Sakr, der aus Homs stammt und seinen richtigen Namen aus Angst vor Verfolgung nicht nennen möchte, ist auch kein Schmuggler. Er ist Arzt. "Wenn uns syrische Soldaten ertappen, könnten sie uns festnehmen oder auf uns schießen", sagt der 30-Jährige.

"Für die sind wir genauso schlimm wie Waffenschmuggler." Die Hilfsorganisation Ärzte ohne Grenzen (MSF) kennt ähnliche Berichte.

"Mit einem Patienten überrascht zu werden ist schlimmer, als mit einem Gewehr erwischt zu werden", erzählen Mediziner in Idlib. Viele weigern sich deshalb, Oppositionelle zu behandeln.

Nur noch das IKRK ist im Einsatz

Um die steigende Zahl der Verletzten in Syrien zu versorgen, bleibe nur der Schmuggel, erzählt Sakr. "Das Material wird dringend in den Gegenden in Rebellenhand wie Homs oder nun Aleppo benötigt."

Gestellt würden die Arzneimittel unter anderem von Exil-Syrern und ausländischen Organisationen - welche das sind, verrät er nicht. Das Regime in Damaskus hat sämtliche internationalen Hilfsorganisationen aus dem Land verbannt.

Ausgenommen ist nur das Internationale Rote Kreuz, das aber große Schwierigkeiten hat, die Menschen zu versorgen.

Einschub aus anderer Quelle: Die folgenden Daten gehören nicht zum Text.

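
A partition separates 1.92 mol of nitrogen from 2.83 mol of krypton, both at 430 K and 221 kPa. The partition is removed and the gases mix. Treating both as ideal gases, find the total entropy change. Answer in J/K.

ΔS_mix = 26.6 J/K

Mole fractions: x_A = 1.92/4.75 = 0.404, x_B = 0.596.
ΔS_mix = −R(n_A ln x_A + n_B ln x_B) = −8.314 × (1.92 ln 0.404 + 2.83 ln 0.596) = 26.6 J/K.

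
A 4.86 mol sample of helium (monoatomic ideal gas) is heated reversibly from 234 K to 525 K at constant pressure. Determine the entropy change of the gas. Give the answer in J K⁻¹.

At constant pressure, ΔS = nC_p ln(T₂/T₁) with C_p = 5R/2 = 20.79 J mol⁻¹ K⁻¹.
ΔS = 4.86 × 20.79 × ln(525/234) = 81.6 J/K.

ΔS = 81.6 J/K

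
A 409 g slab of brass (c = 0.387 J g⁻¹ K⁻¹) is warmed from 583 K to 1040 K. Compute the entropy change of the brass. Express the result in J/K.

ΔS = ∫dQ_rev/T = m c ln(T₂/T₁) = 409 × 0.387 × ln(1040/583) = 91.6 J/K.

ΔS = 91.6 J/K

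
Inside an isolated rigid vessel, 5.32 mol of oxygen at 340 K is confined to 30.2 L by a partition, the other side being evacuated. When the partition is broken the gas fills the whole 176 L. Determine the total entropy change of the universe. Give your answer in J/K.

For an ideal gas in free expansion Q = 0 and W = 0, so T is unchanged.
Entropy is a state function; using a reversible isothermal path, ΔS_gas = nR ln(V₂/V₁) = 5.32 × 8.314 × ln(176/30.2) = 78 J/K.
The insulated surroundings exchange no heat, so ΔS_surr = 0 and ΔS_universe = ΔS_gas.

ΔS_universe = 78 J/K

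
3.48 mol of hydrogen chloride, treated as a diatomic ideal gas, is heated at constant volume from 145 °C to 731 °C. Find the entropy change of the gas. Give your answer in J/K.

ΔS = 63.4 J/K

In kelvin: T₁ = 418.15 K, T₂ = 1004.15 K. At constant volume, ΔS = nC_V ln(T₂/T₁) with C_V = 5R/2 = 20.79 J mol⁻¹ K⁻¹.
ΔS = 3.48 × 20.79 × ln(1004.15/418.15) = 63.4 J/K.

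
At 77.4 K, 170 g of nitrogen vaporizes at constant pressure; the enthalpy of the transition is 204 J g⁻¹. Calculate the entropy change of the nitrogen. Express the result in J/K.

Heat absorbed by the substance: Q = mL = 170 × 204 = 34680 J.
At constant T, ΔS = Q_rev/T = 34680 / 77.4 = 448 J/K.

ΔS = 448 J/K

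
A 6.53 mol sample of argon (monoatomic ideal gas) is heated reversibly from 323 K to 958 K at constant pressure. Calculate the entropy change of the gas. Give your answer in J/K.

ΔS = 148 J/K

At constant pressure, ΔS = nC_p ln(T₂/T₁) with C_p = 5R/2 = 20.79 J mol⁻¹ K⁻¹.
ΔS = 6.53 × 20.79 × ln(958/323) = 148 J/K.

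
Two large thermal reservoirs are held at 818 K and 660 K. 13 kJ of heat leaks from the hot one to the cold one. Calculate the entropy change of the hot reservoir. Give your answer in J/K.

ΔS_hot = -15.9 J/K

The hot reservoir loses heat Q, so ΔS_hot = −Q/T_H = −13000/818 = -15.9 J/K.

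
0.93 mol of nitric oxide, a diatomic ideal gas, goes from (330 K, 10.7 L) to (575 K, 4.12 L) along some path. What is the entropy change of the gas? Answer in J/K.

Entropy is a state function: ΔS = nC_V ln(T₂/T₁) + nR ln(V₂/V₁), with C_V = 5R/2 = 20.79 J mol⁻¹ K⁻¹ for a diatomic ideal gas.
ΔS = 0.93 × [20.79 × ln(575/330) + 8.314 × ln(4.12/10.7)] = 3.35 J/K.

ΔS = 3.35 J/K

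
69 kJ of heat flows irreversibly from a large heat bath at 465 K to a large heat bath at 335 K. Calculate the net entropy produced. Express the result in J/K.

ΔS_total = 57.6 J/K

ΔS_hot = −Q/T_H = −69000/465 = -148.4 J/K and ΔS_cold = +Q/T_C = 69000/335 = 206 J/K.
ΔS_total = -148.4 + 206 = 57.6 J/K, positive as the second law requires.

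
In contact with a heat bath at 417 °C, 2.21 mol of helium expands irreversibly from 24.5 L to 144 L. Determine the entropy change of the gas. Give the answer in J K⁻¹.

ΔS_gas = 32.5 J/K

Entropy is a state function, so ΔS_gas depends only on the end states.
For an isothermal ideal gas ΔS_gas = nR ln(V₂/V₁) = 2.21 × 8.314 × ln(144/24.5) = 32.5 J/K.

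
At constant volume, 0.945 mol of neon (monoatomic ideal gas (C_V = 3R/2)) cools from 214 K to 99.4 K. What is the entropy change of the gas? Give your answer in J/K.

ΔS = -9.04 J/K

At constant volume, ΔS = nC_V ln(T₂/T₁) with C_V = 3R/2 = 12.47 J mol⁻¹ K⁻¹.
ΔS = 0.945 × 12.47 × ln(99.4/214) = -9.04 J/K.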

Verletzte Aktivisten, die in Krankenhäusern unter Kontrolle des Regimes Hilfe gesucht haben, berichten von Festnahmen und Misshandlungen. Auch Ärzte, die es wagen, sie zu behandeln, sind in Gefahr.

Medizin werde als Waffe eingesetzt, heißt es bei Ärzte ohne Grenzen. So sind die Oppositionellen auf improvisierte Kliniken an geheimem Ort in den Rebellengebieten angewiesen. Notdürftig versorgt werden sie dank Ärzten wie Sakr.

Hilfe aus dem Libanon und der Türkei

Unterstützung bekommen die Helfer von Schmugglern im Libanon und der Türkei, auch von Aktivisten und Kämpfern der Freien Syrischen Armee (FSA). "Ich tue das, weil ich weiß, dass damit in Syrien Leben gerettet werden können", sagt Burkan, ein Schmuggler aus dem Libanon.

"Natürlich werde ich dafür bezahlt, aber ich verlange nur die Hälfte von dem, was ich für Waffen nehmen würde." In Syrien werden die Arzneimittel dann mit Lastwagen über geheime Routen in den Protesthochburgen verteilt.

Wegen der Kämpfe kann es aber bis zu zehn Tage dauern, bis das Material ankommt, weiß Sakr.

Besonders schwierig ist es für die Opposition, an Blutkonserven zu kommen: Die zentrale Blutbank wird vom Verteidigungsministerium kontrolliert, das auch für die Versorgung im ganzen Land zuständig ist.

Fehlt aber das Blut für Transfusionen, müssen lebenswichtige Operationen aufgeschoben werden. "In solchen Fällen müssen wir unser Leben riskieren, um das von anderen zu retten", erzählt Sakr.